Melody is the propeller here; Glawischnig isn’t as interested in anchoring as he is in serving as co-lead with Zarif, whose lines are alternately burly and downy. Doob is a rock of a timekeeper, never getting pushy and contributing precise and tidy drumming. In “Crow Point,” one of Glawischnig’s six compositions, a propulsive, repetitive bass sets the direction, Doob dutifully doubling up the rhythm; Zarif enters tentatively, and only when he decides for certain where to take it does Glawischnig break out. Deeper they go and tougher they get; and when Zarif unexpectedly drops out midway, not to return until the track’s nearly spent, it seems in retrospect the right thing to do: It was bass/drums time.
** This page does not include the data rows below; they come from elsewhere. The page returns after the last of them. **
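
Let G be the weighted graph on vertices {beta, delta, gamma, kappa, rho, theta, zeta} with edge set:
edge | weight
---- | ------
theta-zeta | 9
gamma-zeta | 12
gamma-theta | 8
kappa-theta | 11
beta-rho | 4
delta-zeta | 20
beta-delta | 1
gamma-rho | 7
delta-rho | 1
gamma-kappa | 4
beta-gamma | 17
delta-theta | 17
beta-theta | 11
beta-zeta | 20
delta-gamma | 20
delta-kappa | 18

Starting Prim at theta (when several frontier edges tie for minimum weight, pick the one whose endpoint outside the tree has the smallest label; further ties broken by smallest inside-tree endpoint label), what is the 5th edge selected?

Grow the tree from theta using Prim:
Step 1: cheapest edge leaving the tree is gamma-theta (8); add gamma.
Step 2: cheapest edge leaving the tree is gamma-kappa (4); add kappa.
Step 3: cheapest edge leaving the tree is gamma-rho (7); add rho.
Step 4: cheapest edge leaving the tree is delta-rho (1); add delta.
Step 5: cheapest edge leaving the tree is beta-delta (1); add beta.
Step 6: cheapest edge leaving the tree is theta-zeta (9); add zeta.
The 5th edge added is beta-delta.

beta-delta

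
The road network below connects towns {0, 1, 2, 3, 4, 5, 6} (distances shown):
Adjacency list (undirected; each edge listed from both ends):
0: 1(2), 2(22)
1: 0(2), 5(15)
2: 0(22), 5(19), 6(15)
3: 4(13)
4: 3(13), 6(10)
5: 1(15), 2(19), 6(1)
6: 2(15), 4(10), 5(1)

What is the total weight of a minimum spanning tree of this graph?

Kruskal: consider edges lightest-first.
5—6 (1): add — endpoints in different components.
0—1 (2): add — endpoints in different components.
4—6 (10): add — endpoints in different components.
3—4 (13): add — endpoints in different components.
1—5 (15): add — endpoints in different components.
2—6 (15): add — endpoints in different components.
MST edges: 5—6, 0—1, 4—6, 3—4, 1—5, 2—6; total weight 1+2+10+13+15+15 = 56.

56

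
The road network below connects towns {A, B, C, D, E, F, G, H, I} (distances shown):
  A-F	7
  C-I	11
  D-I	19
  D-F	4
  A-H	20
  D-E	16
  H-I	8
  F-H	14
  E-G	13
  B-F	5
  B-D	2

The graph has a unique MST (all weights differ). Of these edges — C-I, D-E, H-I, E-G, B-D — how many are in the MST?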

On Bud Powell’s “Celia”-along with Zarif’s “Once I Hesitate” and Sam Rivers’ “Beatrice” the only cut not composed by the leader-it’s Glawischnig’s turn to lay back and let the other two open up. When the bassist emerges from the shadows with his solo, it’s so well framed and bursting with color you find yourself wishing he’d ride out the track with it, though he’s smart enough not to. Jahira is a textbook lesson in how to make so little feel like so much.